In-Line Inspection

An Improvement Over Pressure Testing for Pipeline Integrity Management

Structural Integrity recently performed probabilistic fracture mechanics (PFM) analysis of a gas transmission pipeline for a major U.S. operator. The analysis yielded interesting insights in several areas:

Pressure Testing versus In-Line Inspection

Pressure testing has long been considered the gold standard for assuring pipeline integrity. By testing at a factor (e.g., 1.25x or 1.5x) above the Maximum Allowable Operating Pressure (MAOP), any size critical flaws in the line would fail at this pressure level and are thus removed prior to future service. Subcritical flaws that remain after the test will be smaller than the critical flaw sizes during operation, and thus can be assumed to have some margin for growth before they become critical in service. Flaw growth rates can be calculated based on operational and environmental factors to establish a reassessment interval for future testing or inspections.

In-Line Inspection (ILI) technology has improved significantly in the areas of Probability Of Detection (POD) and flaw sizing accuracy, such that a greater level of safety may now be achieved through ILI. With accurate ILI and an associated repair criterion (i.e., repair all flaws greater than a specified size), smaller flaws and a greater numbers of flaws will be identified and repaired. This is particularly important when aggressive crack growth mechanisms are present, such as Stress Corrosion Cracking (SCC).

This point is illustrated in Figure 1 above, which presents the results of a probabilistic analysis of about 100 miles of gas transmission piping that had experienced an SCC failure and was subjected to a 100% ILI using advanced EMAT UT technology. The plots compare probability of failure versus time following the ILI or following a spike Hydrotest at a stress level equal to 100% of specified Minimum Yield Strength (SMYS).

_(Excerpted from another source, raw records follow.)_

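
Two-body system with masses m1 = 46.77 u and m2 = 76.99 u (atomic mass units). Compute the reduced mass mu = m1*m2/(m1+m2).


mu = m1 * m2 / (m1 + m2)
= 46.77 * 76.99 / (46.77 + 76.99)
= 3600.8223 / 123.76
= 29.0952 u

29.0952


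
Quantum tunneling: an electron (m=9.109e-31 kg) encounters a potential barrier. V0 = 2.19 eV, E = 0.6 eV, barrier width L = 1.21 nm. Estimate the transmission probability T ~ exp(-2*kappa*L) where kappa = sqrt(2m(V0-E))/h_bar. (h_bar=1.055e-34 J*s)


V0 - E = 1.59 eV = 2.5472e-19 J
kappa = sqrt(2 * m * (V0-E)) / h_bar
= sqrt(2 * 9.109e-31 * 2.5472e-19) / 1.055e-34
= 6.4570e+09 /m
2*kappa*L = 2 * 6.4570e+09 * 1.21e-9
= 15.6258
T = exp(-15.6258) = 1.636020e-07

1.636020e-07


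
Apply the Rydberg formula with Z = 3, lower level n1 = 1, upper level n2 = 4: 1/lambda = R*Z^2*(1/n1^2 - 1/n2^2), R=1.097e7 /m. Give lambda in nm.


1/lambda = R * Z^2 * (1/n1^2 - 1/n2^2)
= 1.097e7 * 3^2 * (1/1^2 - 1/4^2)
= 1.097e7 * 9 * (1.0 - 0.0625)
= 9.2559e+07 /m
lambda = 1 / 9.2559e+07
= 10.8039 nm

10.8039


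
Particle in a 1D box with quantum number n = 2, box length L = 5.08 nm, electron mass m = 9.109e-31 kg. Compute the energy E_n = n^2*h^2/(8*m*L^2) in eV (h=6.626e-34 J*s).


E = n^2 * h^2 / (8 * m * L^2)
= 2^2 * (6.626e-34)^2 / (8 * 9.109e-31 * (5.08e-9)^2)
= 4 * 4.3904e-67 / (8 * 9.109e-31 * 2.5806e-17)
= 9.3384e-21 J
= 0.0583 eV

0.0583


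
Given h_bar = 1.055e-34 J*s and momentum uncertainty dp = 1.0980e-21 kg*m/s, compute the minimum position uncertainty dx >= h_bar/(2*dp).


dx = h_bar / (2 * dp)
= 1.055e-34 / (2 * 1.0980e-21)
= 1.055e-34 / 2.1960e-21
= 4.8042e-14 m

4.8042e-14


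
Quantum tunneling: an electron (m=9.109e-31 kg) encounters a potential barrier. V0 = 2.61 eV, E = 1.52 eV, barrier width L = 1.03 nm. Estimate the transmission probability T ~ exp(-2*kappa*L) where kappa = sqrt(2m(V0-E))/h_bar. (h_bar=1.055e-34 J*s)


V0 - E = 1.09 eV = 1.7462e-19 J
kappa = sqrt(2 * m * (V0-E)) / h_bar
= sqrt(2 * 9.109e-31 * 1.7462e-19) / 1.055e-34
= 5.3462e+09 /m
2*kappa*L = 2 * 5.3462e+09 * 1.03e-9
= 11.0131
T = exp(-11.0131) = 1.648432e-05

1.648432e-05


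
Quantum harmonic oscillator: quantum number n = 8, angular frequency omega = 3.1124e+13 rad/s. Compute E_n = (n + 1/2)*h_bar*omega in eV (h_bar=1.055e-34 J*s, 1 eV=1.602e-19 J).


E = (n + 1/2) * h_bar * omega
= (8 + 0.5) * 1.055e-34 * 3.1124e+13
= 8.5 * 3.2836e-21
= 2.7910e-20 J
= 0.1742 eV

0.1742


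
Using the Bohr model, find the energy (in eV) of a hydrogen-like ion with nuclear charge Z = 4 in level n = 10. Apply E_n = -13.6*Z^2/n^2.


E_n = -13.6 * Z^2 / n^2
= -13.6 * 4^2 / 10^2
= -13.6 * 16 / 100
= -2.176 eV

-2.176


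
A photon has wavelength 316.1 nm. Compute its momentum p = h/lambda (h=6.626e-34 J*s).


p = h / lambda
= 6.626e-34 / (316.1e-9)
= 6.626e-34 / 3.1610e-07
= 2.0962e-27 kg*m/s

2.0962e-27


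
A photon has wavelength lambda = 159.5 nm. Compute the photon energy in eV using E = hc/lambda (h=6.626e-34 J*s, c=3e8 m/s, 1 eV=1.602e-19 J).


E = hc / lambda
= (6.626e-34)(3e8) / (159.5e-9)
= 1.9878e-25 / 1.5950e-07
= 1.2463e-18 J
Converting to eV: 1.2463e-18 / 1.602e-19
= 7.7795 eV

7.7795


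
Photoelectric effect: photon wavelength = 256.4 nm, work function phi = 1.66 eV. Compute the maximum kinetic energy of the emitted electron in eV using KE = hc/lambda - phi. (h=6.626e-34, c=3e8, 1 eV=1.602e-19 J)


E_photon = hc / lambda
= (6.626e-34)(3e8) / (256.4e-9)
= 7.7527e-19 J
= 4.8394 eV
KE = E_photon - phi
= 4.8394 - 1.66
= 3.1794 eV

3.1794


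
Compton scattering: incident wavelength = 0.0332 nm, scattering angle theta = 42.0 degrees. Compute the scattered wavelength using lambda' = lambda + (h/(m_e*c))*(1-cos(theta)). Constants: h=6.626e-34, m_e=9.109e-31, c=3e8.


Compton wavelength: h/(m_e*c) = 2.4247e-12 m
d_lambda = 2.4247e-12 * (1 - cos(42.0 deg))
= 2.4247e-12 * 0.256855
= 6.2280e-13 m = 0.000623 nm
lambda' = 0.0332 + 0.000623
= 0.033823 nm

0.033823


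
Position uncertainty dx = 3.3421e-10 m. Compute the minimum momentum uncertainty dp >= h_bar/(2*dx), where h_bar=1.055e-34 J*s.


dp = h_bar / (2 * dx)
= 1.055e-34 / (2 * 3.3421e-10)
= 1.055e-34 / 6.6842e-10
= 1.5783e-25 kg*m/s

1.5783e-25


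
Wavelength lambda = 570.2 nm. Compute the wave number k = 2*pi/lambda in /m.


k = 2 * pi / lambda
= 6.2832 / (570.2e-9)
= 6.2832 / 5.7020e-07
= 1.1019e+07 /m

1.1019e+07


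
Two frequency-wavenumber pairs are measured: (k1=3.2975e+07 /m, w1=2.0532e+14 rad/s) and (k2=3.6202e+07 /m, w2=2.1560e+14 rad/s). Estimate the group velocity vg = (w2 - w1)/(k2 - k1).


vg = (w2 - w1) / (k2 - k1)
= (2.1560e+14 - 2.0532e+14) / (3.6202e+07 - 3.2975e+07)
= 1.0280e+13 / 3.2270e+06
= 3.1856e+06 m/s

3.1856e+06


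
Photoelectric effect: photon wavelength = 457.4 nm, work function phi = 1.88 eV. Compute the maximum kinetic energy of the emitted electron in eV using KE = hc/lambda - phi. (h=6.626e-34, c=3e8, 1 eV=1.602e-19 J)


E_photon = hc / lambda
= (6.626e-34)(3e8) / (457.4e-9)
= 4.3459e-19 J
= 2.7128 eV
KE = E_photon - phi
= 2.7128 - 1.88
= 0.8328 eV

0.8328


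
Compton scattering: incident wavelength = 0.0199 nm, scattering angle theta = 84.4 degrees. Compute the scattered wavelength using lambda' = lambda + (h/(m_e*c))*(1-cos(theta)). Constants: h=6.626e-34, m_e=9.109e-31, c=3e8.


Compton wavelength: h/(m_e*c) = 2.4247e-12 m
d_lambda = 2.4247e-12 * (1 - cos(84.4 deg))
= 2.4247e-12 * 0.902417
= 2.1881e-12 m = 0.002188 nm
lambda' = 0.0199 + 0.002188
= 0.022088 nm

0.022088


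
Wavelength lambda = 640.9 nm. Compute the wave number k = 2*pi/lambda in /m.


k = 2 * pi / lambda
= 6.2832 / (640.9e-9)
= 6.2832 / 6.4090e-07
= 9.8037e+06 /m

9.8037e+06


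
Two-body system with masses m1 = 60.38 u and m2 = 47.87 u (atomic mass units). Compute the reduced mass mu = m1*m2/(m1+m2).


mu = m1 * m2 / (m1 + m2)
= 60.38 * 47.87 / (60.38 + 47.87)
= 2890.3906 / 108.25
= 26.7011 u

26.7011


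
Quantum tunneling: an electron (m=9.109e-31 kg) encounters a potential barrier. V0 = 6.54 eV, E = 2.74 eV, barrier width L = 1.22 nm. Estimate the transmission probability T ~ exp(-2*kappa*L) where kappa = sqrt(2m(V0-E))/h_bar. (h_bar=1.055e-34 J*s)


V0 - E = 3.8 eV = 6.0876e-19 J
kappa = sqrt(2 * m * (V0-E)) / h_bar
= sqrt(2 * 9.109e-31 * 6.0876e-19) / 1.055e-34
= 9.9821e+09 /m
2*kappa*L = 2 * 9.9821e+09 * 1.22e-9
= 24.3563
T = exp(-24.3563) = 2.643666e-11

2.643666e-11


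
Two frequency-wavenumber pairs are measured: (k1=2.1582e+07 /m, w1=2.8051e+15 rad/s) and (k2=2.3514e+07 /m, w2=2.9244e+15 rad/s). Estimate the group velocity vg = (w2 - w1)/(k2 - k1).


vg = (w2 - w1) / (k2 - k1)
= (2.9244e+15 - 2.8051e+15) / (2.3514e+07 - 2.1582e+07)
= 1.1930e+14 / 1.9320e+06
= 6.1749e+07 m/s

6.1749e+07


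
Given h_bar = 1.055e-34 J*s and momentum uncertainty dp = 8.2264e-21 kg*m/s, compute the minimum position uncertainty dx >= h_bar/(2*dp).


dx = h_bar / (2 * dp)
= 1.055e-34 / (2 * 8.2264e-21)
= 1.055e-34 / 1.6453e-20
= 6.4123e-15 m

6.4123e-15


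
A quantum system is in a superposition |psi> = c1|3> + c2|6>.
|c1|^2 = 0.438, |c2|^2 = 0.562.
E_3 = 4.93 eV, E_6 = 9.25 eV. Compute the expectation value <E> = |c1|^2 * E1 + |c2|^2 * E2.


<E> = |c1|^2 * E1 + |c2|^2 * E2
= 0.438 * 4.93 + 0.562 * 9.25
= 2.1593 + 5.1985
= 7.3578 eV

7.3578


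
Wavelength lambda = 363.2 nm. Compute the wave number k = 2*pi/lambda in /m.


k = 2 * pi / lambda
= 6.2832 / (363.2e-9)
= 6.2832 / 3.6320e-07
= 1.7300e+07 /m

1.7300e+07


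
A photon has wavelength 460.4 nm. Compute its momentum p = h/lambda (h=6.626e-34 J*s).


p = h / lambda
= 6.626e-34 / (460.4e-9)
= 6.626e-34 / 4.6040e-07
= 1.4392e-27 kg*m/s

1.4392e-27


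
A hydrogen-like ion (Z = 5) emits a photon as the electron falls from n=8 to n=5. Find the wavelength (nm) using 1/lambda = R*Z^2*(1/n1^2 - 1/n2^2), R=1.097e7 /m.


1/lambda = R * Z^2 * (1/n1^2 - 1/n2^2)
= 1.097e7 * 5^2 * (1/5^2 - 1/8^2)
= 1.097e7 * 25 * (0.04 - 0.015625)
= 6.6848e+06 /m
lambda = 1 / 6.6848e+06
= 149.5921 nm

149.5921


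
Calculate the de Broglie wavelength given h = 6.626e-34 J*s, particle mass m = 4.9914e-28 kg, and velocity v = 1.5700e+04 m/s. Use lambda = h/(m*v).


lambda = h / (m * v)
= 6.626e-34 / (4.9914e-28 * 1.5700e+04)
= 6.626e-34 / 7.8365e-24
= 8.4553e-11 m

8.4553e-11


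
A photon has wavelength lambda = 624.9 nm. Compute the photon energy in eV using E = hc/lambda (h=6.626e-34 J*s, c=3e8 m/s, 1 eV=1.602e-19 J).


E = hc / lambda
= (6.626e-34)(3e8) / (624.9e-9)
= 1.9878e-25 / 6.2490e-07
= 3.1810e-19 J
Converting to eV: 3.1810e-19 / 1.602e-19
= 1.9856 eV

1.9856


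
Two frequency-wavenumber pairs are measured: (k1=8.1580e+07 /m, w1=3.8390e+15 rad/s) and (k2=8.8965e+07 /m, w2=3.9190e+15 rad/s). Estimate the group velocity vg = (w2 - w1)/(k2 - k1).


vg = (w2 - w1) / (k2 - k1)
= (3.9190e+15 - 3.8390e+15) / (8.8965e+07 - 8.1580e+07)
= 8.0000e+13 / 7.3850e+06
= 1.0833e+07 m/s

1.0833e+07


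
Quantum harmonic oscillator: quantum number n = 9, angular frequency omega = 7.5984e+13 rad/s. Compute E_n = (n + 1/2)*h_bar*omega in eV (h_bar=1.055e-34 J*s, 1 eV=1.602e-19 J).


E = (n + 1/2) * h_bar * omega
= (9 + 0.5) * 1.055e-34 * 7.5984e+13
= 9.5 * 8.0163e-21
= 7.6155e-20 J
= 0.4754 eV

0.4754


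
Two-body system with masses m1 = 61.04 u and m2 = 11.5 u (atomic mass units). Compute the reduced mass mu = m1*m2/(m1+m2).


mu = m1 * m2 / (m1 + m2)
= 61.04 * 11.5 / (61.04 + 11.5)
= 701.96 / 72.54
= 9.6769 u

9.6769


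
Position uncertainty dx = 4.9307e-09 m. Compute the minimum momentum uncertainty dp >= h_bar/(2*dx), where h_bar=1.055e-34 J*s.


dp = h_bar / (2 * dx)
= 1.055e-34 / (2 * 4.9307e-09)
= 1.055e-34 / 9.8614e-09
= 1.0698e-26 kg*m/s

1.0698e-26


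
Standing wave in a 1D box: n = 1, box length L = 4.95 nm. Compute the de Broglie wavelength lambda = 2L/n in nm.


lambda = 2L / n
= 2 * 4.95 / 1
= 9.9 / 1
= 9.9 nm

9.9


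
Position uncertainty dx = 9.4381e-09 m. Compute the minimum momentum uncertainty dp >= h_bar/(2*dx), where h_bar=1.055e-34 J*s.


dp = h_bar / (2 * dx)
= 1.055e-34 / (2 * 9.4381e-09)
= 1.055e-34 / 1.8876e-08
= 5.5890e-27 kg*m/s

5.5890e-27


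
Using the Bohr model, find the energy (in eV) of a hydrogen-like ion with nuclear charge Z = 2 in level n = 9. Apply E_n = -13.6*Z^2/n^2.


E_n = -13.6 * Z^2 / n^2
= -13.6 * 2^2 / 9^2
= -13.6 * 4 / 81
= -0.6716 eV

-0.6716


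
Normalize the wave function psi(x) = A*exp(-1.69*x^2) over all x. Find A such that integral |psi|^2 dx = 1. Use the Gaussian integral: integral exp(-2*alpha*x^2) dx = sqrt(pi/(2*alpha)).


integral |psi|^2 dx = A^2 * sqrt(pi/(2*alpha)) = 1
A^2 = sqrt(2*alpha/pi)
= sqrt(2 * 1.69 / pi)
= 1.03725
A = sqrt(1.03725)
= 1.0185

1.0185


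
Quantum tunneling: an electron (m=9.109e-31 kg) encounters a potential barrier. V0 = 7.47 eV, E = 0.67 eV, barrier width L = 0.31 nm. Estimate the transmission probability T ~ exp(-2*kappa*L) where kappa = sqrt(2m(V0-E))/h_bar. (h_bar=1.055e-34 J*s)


V0 - E = 6.8 eV = 1.0894e-18 J
kappa = sqrt(2 * m * (V0-E)) / h_bar
= sqrt(2 * 9.109e-31 * 1.0894e-18) / 1.055e-34
= 1.3353e+10 /m
2*kappa*L = 2 * 1.3353e+10 * 0.31e-9
= 8.279
T = exp(-8.279) = 2.538034e-04

2.538034e-04


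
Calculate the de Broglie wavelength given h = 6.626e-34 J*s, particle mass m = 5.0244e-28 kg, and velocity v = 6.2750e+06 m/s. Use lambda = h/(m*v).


lambda = h / (m * v)
= 6.626e-34 / (5.0244e-28 * 6.2750e+06)
= 6.626e-34 / 3.1528e-21
= 2.1016e-13 m

2.1016e-13


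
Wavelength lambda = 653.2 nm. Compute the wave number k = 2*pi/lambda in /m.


k = 2 * pi / lambda
= 6.2832 / (653.2e-9)
= 6.2832 / 6.5320e-07
= 9.6191e+06 /m

9.6191e+06


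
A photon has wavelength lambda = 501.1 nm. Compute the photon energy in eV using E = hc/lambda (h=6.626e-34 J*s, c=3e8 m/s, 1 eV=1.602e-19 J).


E = hc / lambda
= (6.626e-34)(3e8) / (501.1e-9)
= 1.9878e-25 / 5.0110e-07
= 3.9669e-19 J
Converting to eV: 3.9669e-19 / 1.602e-19
= 2.4762 eV

2.4762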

While the results are acceptable with both techniques, they show that EMAT ILI outperforms Hydrotest – i.e. the EMAT ILI probability of failure (red curve) is consistently about an order of magnitude lower than the Hydrotest probability (dashed curve). This is significant finding, as Hydrotesting can cost significantly more than ILI. In many cases, Hydrotesting is not a viable alternative since the pipeline is not looped or back-fed and therefore may not be taken out of service. A cautionary note, however, is that this result is highly dependent on the quality of the ILI technique. The above PFM analysis incorporated vendor-specified sizing error margins and PODs, which were validated via in-ditch and destructive measurements on a substantial number of detected features.

Reassessment Intervals

The PFM analysis can also provide guidance in establishing reassessment intervals. In theory, one just specifies an acceptable probability of failure (e.g., the horizontal green or yellow lines in Figure 1), and selects the intersection of that line with the applicable curve. For example, using the green line (10-4 failure probability), a 4-year reassessment interval is predicted for Hydro-test versus 6.7 years for EMAT ILI. Of course, acceptable failure probability is not obvious or easy to establish, so a perhaps more appropriate use of such PFM results is to evaluate existing reassessment guidance and make comparisons. For the subject pipeline, the operator’s internal SCC management plan specifies a 3-year Hydrotest interval when a failure has occurred. Referring to Figure 1, that interval corresponds to a rupture probability between the 10-4 and 10-5 lines. An equivalent integrity level could be achieved by instead performing EMAT ILI on a 5-year interval.

Evaluating Tradeoffs

Finally, the PFM analysis can be used to evaluate tradeoffs among specific provisions of an integrity management plan. For example, the Figure 1 ILI result was based on an ILI repair criterion that requires all detected flaws greater than AMSE B31.8S Category 2 (flaws that would fail at 125% of MAOP) to be repaired. In Figure 2, this criterion was enhanced to specify repair of >Category 2 flaws plus any detected flaws with lengths greater than 2 inches, regardless of depth. The results show that this enhanced repair criterion adds about 1 to 2 years to the 10-5 and 10-4 reassessment intervals. Thus, an operator can use these results to compare the economics of enhanced repair criteria versus extended reassessment intervals, while maintaining the same level of pipeline integrity. PFM evaluations such as this could be used to perform many types of integrity management cost-benefit evaluations.